Makanan ini, menjadi favorit pada zaman Rasulullah Saw. Konon, roti dan daging yang dipadu secara sempurna, akan melahirkan cita rasa Arab yang tiada tandingannya.

Sayangnya kita tidak akan terlalu jauh berbicara tentang kuliner. Tsarid adalah perumpamaan. Rasulullah Saw. pernah menyebut isterinya, Aisyah binti Abu Bakar, dengan istilah tsarid. Tentu hal ini sama sekali bukan bermaksud merendahkannya. Karena panggilan tsarid sejatinya adalah ekspresi cinta yang estetis.

Dalam sebuah hadis yang diriwayatkan oleh Imam Bukhari, Muslim dan Ahmad, Rasulullah Saw. pernah membahas mengenai masalah ini. Menurut Rasul, ada sosok para perempuan yang sempurna. Yakni, Maryam binti Imran dan Aisyah istri Firaun.

Maryam adalah sosok sempurna karena perjalanan yang amat berat ketika harus mengandung, melahirkan dan membesarkan Isa As. Sementara Aisyah, mengalami kehidupan yang tidak kalah menderita, terutama ketika merawat Musa. Pada intinya, keduanya dianggap sempurna karena memiliki ketangguhan dan kekuatan super.

Namun menurut Rasul, ada sosok yang ketiga, yakni Aisyah. Selaksa tsarid, dalam benak Rasul, ia kekuatan yang mampu membangkitkan spirit hidup manusia. Tsarid adalah perlambang keistimewaan makanan. Tsarid yang dimasak dengan baik, mampu mencukupi kebutuhan gizi manusia. Di samping itu, kelezatannya bisa menyembuhkan orang sakit, membahagiakan mereka yang susah, gelisah dan nestapa, serta mengobati hati siapa saja yang terluka.

Aisyah di mata Rasul tentu memiliki banyak keistimewaan. Ia cantik dan menawan. Cerdas dan berakhlak mulia. Di samping itu, ia satu-satunya sosok yang menyaksikan kehidupan Muhammad dalam sinaran cahaya kenabian, di hampir seluruh waktu yang dimilikinya. Semenjak belia sebagai isteri Nabi, ia belajar mengenai banyak hal, memperhatikan dan meneladaninya. Karenanya, tidak heran jika ia mewarisi ribuan hadis yang terpercaya.

Baca juga:  Tadabbur Asma'ul Husna (Al-Mushawwir)

Bagaimana Menjadi Tsarid seperti Aisyah?

Sebagai Muslimah, tentu kita juga mendambakan menjadi sosok seperti Aisyah sang tsarid bukan? Bagaimana caranya?

Rasulullah Saw. pernah menuturkan bahwa, “Perempuan yang sempurna adalah yang pandai mengendarai unta.” (Hadis diriwayatkan oleh Imam Bukhari, Muslim dan Ahmad). Secara kontekstual, kemahiran mengendarai unta sebenarnya merupakan hal yang melekat pada sosok laki-laki. Artinya, Muslimah tsarid harus setangguh para laki-laki yang berani mengendalikan sesuatu yang dianggap liar.
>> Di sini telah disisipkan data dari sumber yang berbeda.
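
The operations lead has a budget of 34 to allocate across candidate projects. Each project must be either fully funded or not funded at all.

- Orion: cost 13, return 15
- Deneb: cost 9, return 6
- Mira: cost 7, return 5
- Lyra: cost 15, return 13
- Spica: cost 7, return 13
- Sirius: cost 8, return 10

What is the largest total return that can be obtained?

Orion + Deneb + Spica: cost 13 + 9 + 7 = 29 ≤ 34, return 15 + 6 + 13 = 34.
Orion + Spica + Sirius: cost 13 + 7 + 8 = 28 ≤ 34, return 15 + 13 + 10 = 38.
Lyra + Spica + Sirius: cost 15 + 7 + 8 = 30 ≤ 34, return 13 + 13 + 10 = 36.
Best is Orion, Spica, and Sirius with total return 38.

38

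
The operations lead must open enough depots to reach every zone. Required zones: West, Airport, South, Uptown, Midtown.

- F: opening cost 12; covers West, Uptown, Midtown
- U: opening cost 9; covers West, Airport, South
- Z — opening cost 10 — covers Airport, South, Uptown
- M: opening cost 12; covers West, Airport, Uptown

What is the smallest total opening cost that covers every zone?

21

Choose F and U: together they cover West, Airport, South, Uptown, Midtown — every zone.
Total opening cost: 12 + 9 = 21.
No cover costs less than 21.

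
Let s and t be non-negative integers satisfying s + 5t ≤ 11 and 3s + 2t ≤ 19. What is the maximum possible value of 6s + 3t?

36

(s,t)=(6,0): 1·6+5·0=6≤11, 3·6+2·0=18≤19, objective 36.
(s,t)=(5,1): 1·5+5·1=10≤11, 3·5+2·1=17≤19, objective 33.
(s,t)=(5,0): 1·5+5·0=5≤11, 3·5+2·0=15≤19, objective 30.
The best lattice point is (6,0), giving 36.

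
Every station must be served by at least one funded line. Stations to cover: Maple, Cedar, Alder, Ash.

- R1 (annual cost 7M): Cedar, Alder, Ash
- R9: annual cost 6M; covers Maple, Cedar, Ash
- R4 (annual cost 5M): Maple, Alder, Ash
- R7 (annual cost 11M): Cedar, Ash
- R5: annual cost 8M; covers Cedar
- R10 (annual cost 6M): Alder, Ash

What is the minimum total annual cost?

11

Choose R9 and R4: together they cover Maple, Cedar, Alder, Ash — every station.
Total annual cost: 6 + 5 = 11.
No cover costs less than 11.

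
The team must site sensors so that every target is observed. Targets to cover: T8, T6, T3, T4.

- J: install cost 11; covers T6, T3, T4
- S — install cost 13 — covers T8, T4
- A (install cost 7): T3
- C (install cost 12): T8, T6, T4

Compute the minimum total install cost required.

19

This is an integer covering problem.
The greedy cost-per-new-target heuristic would pick J and C for 23, but a cheaper cover exists.
Choose A and C: together they cover T8, T6, T3, T4 — every target.
Total install cost: 7 + 12 = 19.
No cover costs less than 19.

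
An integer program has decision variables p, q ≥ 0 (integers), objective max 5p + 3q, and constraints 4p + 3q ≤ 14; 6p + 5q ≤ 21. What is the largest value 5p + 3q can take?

15

(p,q)=(3,0) is feasible, giving 15.
(p,q)=(2,1) is feasible, giving 13.
(p,q)=(2,0) is feasible, giving 10.
No feasible integer point exceeds 15.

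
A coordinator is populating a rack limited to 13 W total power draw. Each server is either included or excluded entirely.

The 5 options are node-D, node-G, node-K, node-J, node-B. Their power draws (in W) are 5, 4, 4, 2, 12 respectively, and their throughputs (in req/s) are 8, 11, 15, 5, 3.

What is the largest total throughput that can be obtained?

Take node-D, node-G, and node-K: power draw 5 + 4 + 4 = 13 ≤ 13, throughput 8 + 11 + 15 = 34.
No other feasible combination does better.

34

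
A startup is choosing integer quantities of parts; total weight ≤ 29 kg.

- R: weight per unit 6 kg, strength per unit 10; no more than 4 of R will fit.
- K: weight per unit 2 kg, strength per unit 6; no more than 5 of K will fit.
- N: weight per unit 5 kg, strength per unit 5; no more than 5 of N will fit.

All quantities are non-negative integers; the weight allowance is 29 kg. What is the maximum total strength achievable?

60

K has the best ratio (6/2); taking only K gives at most 5×6 = 30 (stopped by the supply cap of 5).
Mixing does better — 3×R and 5×K: weight 28 ≤ 29, strength 3·10 + 5·6 = 60.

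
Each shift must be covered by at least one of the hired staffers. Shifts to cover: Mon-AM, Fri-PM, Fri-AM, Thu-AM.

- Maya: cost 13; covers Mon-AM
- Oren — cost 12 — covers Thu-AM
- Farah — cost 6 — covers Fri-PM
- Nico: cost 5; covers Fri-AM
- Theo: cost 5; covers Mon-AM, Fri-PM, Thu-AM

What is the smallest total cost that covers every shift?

10

Choose Nico and Theo: together they cover Mon-AM, Fri-PM, Fri-AM, Thu-AM — every shift.
Total cost: 5 + 5 = 10.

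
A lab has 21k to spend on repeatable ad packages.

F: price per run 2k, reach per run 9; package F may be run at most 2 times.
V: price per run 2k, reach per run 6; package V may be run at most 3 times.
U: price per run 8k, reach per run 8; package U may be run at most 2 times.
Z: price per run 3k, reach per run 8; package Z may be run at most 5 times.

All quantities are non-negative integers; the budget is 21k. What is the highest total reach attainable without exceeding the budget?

F has the best ratio (9/2); taking only F gives at most 2×9 = 18 (stopped by the supply cap of 2).
Mixing does better — 2×F, 1×V, and 5×Z: price 21 ≤ 21, reach 2·9 + 1·6 + 5·8 = 64.

64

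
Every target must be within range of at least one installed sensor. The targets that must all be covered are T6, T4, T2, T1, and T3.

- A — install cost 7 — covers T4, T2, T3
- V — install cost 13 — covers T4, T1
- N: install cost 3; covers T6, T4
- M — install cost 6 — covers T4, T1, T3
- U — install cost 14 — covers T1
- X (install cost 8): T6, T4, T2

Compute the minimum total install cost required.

14

The greedy cost-per-new-target heuristic would pick N, M, and A for 16, but a cheaper cover exists.
Choose M and X: together they cover T6, T4, T2, T1, T3 — every target.
Total install cost: 6 + 8 = 14.
No cover costs less than 14.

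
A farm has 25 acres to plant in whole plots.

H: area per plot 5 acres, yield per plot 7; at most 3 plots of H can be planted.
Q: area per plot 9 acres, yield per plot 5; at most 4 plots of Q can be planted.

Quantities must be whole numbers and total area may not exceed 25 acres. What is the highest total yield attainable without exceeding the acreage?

26

H has the best ratio (7/5); taking only H gives at most 3×7 = 21 (stopped by the supply cap of 3).
Mixing does better — 3×H and 1×Q: area 24 ≤ 25, yield 3·7 + 1·5 = 26.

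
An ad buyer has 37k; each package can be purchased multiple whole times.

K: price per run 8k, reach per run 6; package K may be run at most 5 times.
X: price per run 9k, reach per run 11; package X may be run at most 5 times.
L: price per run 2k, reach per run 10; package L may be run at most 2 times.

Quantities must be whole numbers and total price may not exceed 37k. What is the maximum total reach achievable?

53

L has the best ratio (10/2); taking only L gives at most 2×10 = 20 (stopped by the supply cap of 2).
Mixing does better — 3×X and 2×L: price 31 ≤ 37, reach 3·11 + 2·10 = 53.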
Dalam konteks kekinian, jika lelaki dianggap tangguh apabila memiliki gelar akademik yang tinggi, kekayaan yang melimpah dan posisi sosial politik yang hebat, demikian pula dengan perempuan. Dengan kata lain, di hadapan kehidupan publik, posisi mereka setara.

Kendati demikian, di rumah, tsarid adalah sosok yang dicintai anak-anak. Ia lemah lembut, perhatian dan senantiasa mencurahkan kasih sayang kepada buah hatinya. Bukan hanya itu, ia mampu menjadi sahabat dan mendidik suaminya sehingga kehidupan rumah tangganya didirikan atas dasar gotong-royong yang penuh cinta dan kebahagiaan.

Dalam sejarah Islam, Aisyah juga dikenal sebagai tentara penunggang kuda di saat terjadinya Perang Jamal. Tentu hal ini dilakukannya, dalam rangka berikhtiar menyelesaikan masalah. Saat itu, ia dianggap memiliki ketegasan, lantang membicarakan kebenaran dan memiliki empati yang besar untuk mencarikan solusi yang berarti bagi perkara yang dihadapi oleh khalayak ramai. Secara politis, ia adalah sosok yang disegani.

Sebagai tsarid, Muslimah harus menjadi sosok yang kehidupannya berorientasi pada penyelesaian masalah. Terutama, masalah orang banyak. Di samping itu, ia tegas, berani, memiliki kepercayaan diri yang tinggi dan juga di dalam jiwanya melekat kekuatan kepemimpinan yang kokoh.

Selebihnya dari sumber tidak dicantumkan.